I asked a 'public question' at our local council (Medway) at the time this was being prepared at national level, asking if Medway would take up this offer once it was made. As I had expected, I received an evasive and (frankly) arrogant response – and the proof of the pudding is that (surprise, surprise!) they have not done so.
This has singularly resulted in an unstoppable trend that I had noticed over the years since the system was introduced in October 2001, continuing and worsening further. That is the disconnect between the public and their elected representatives, as it is portfolio holders who are invariably addressed by public questions, and they really don't handle it very well.
Now, a lot of what goes on is (predictably!) party political manipulation and dominance of the public questions item on the Council agenda – but even so there are glaringly obvious bad practices by most portfolio holders.

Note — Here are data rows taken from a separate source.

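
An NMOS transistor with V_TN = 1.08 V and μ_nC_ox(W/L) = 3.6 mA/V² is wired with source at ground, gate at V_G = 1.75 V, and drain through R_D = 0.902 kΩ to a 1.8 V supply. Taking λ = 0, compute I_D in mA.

V_GS = V_G = 1.75 V, so V_ov = 1.75 − 1.08 = 0.67 V.
Assume saturation: I_D = ½ k_n V_ov² = 0.5 × 3.6 × 0.67² = 0.808 mA, giving V_DS = V_DD − I_D R_D = 1.8 − 0.808 × 0.902 = 1.07 V.
V_DS = 1.07 V ≥ V_ov = 0.67 V, confirming saturation.

I_D = 0.808 mA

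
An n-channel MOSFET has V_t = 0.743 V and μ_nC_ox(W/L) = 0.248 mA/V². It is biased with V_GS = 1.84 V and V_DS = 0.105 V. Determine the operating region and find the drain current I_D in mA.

Triode; I_D = 0.0272 mA

V_ov = V_GS − V_t = 1.84 − 0.743 = 1.1 V.
Since V_DS = 0.105 V < V_ov = 1.1 V, the device is in the triode region.
I_D = k_n [V_ov · V_DS − ½ V_DS²] = 0.248 × [1.1 × 0.105 − 0.5 × 0.105²] = 0.0272 mA.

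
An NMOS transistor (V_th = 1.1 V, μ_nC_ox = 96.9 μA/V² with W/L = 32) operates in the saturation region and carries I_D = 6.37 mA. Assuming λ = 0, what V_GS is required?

k_n = μ_nC_ox · (W/L) = 3.101 mA/V².
In saturation I_D = ½ k_n (V_GS − V_th)², so V_GS − V_th = √(2 I_D / k_n) = √(2 × 6.37 / 3.101) = 2.03 V.
V_GS = 1.1 + 2.03 = 3.13 V.

V_GS = 3.13 V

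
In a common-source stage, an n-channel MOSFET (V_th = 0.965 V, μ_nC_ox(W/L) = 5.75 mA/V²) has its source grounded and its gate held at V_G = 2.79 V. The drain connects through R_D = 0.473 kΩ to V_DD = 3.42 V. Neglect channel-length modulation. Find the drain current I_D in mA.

I_D = 5.80 mA

V_GS = V_G = 2.79 V, so V_ov = 2.79 − 0.965 = 1.83 V.
Assume saturation: I_D = ½ k_n V_ov² = 0.5 × 5.75 × 1.83² = 9.58 mA, giving V_DS = V_DD − I_D R_D = 3.42 − 9.58 × 0.473 = -1.11 V.
But -1.11 V < V_ov = 1.83 V, so the device is actually in triode.
In triode I_D = k_n[V_ov V_DS − ½ V_DS²] and I_D = (V_DD − V_DS)/R_D. Equating: 1.36 V_DS² − 5.964 V_DS + 3.42 = 0, giving V_DS = 0.678 V (the root below V_ov).
I_D = (3.42 − 0.678) / 0.473 = 5.8 mA.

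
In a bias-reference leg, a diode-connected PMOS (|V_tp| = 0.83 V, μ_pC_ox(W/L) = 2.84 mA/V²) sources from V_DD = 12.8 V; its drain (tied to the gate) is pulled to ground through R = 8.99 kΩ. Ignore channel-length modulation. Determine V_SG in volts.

With gate tied to drain, V_SG = V_SD ≥ V_SG − |V_tp|, so the device is in saturation.
KCL at the drain: ½ k_p (V_SG − |V_tp|)² = (V_DD − V_SG)/R.
Let x = V_SG − 0.83. Then 12.8 x² + x − 11.97 = 0, giving x = 0.93 V (positive root), so V_SG = 1.76 V.
I_D = (V_DD − V_SG)/R = (12.8 − 1.76) / 8.99 = 1.23 mA.

V_SG = 1.76 V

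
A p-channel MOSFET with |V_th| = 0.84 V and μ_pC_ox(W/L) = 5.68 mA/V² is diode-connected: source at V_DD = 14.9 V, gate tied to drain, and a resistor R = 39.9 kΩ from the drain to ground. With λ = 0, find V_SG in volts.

With gate tied to drain, V_SG = V_SD ≥ V_SG − |V_th|, so the device is in saturation.
KCL at the drain: ½ k_p (V_SG − |V_th|)² = (V_DD − V_SG)/R.
Let x = V_SG − 0.84. Then 113 x² + x − 14.06 = 0, giving x = 0.348 V (positive root), so V_SG = 1.19 V.
I_D = (V_DD − V_SG)/R = (14.9 − 1.19) / 39.9 = 0.344 mA.

V_SG = 1.19 V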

I find it all acutely embarrassing – not because they are bad people, they really aren't, but because they have drifting further away from the public-at-large for so long that it has become all too easy for their opponents to label them 'out of touch' and gain a huge amount of (undeserved) political capital as a result.
The only way, in the whole of creation, that this trend can be halted and reversed is by scrapping the Cabinet system, and by having brand new committee chairmen who have never been portfolio holders. Frankly, there is no other way; and if the nettle isn't grasped soon it will mean that Whitehall will be able to strike the final few nails into the 'localism' coffin before very much longer, killing off actual local democracy Caligari-style, as has obviously been their intention all along.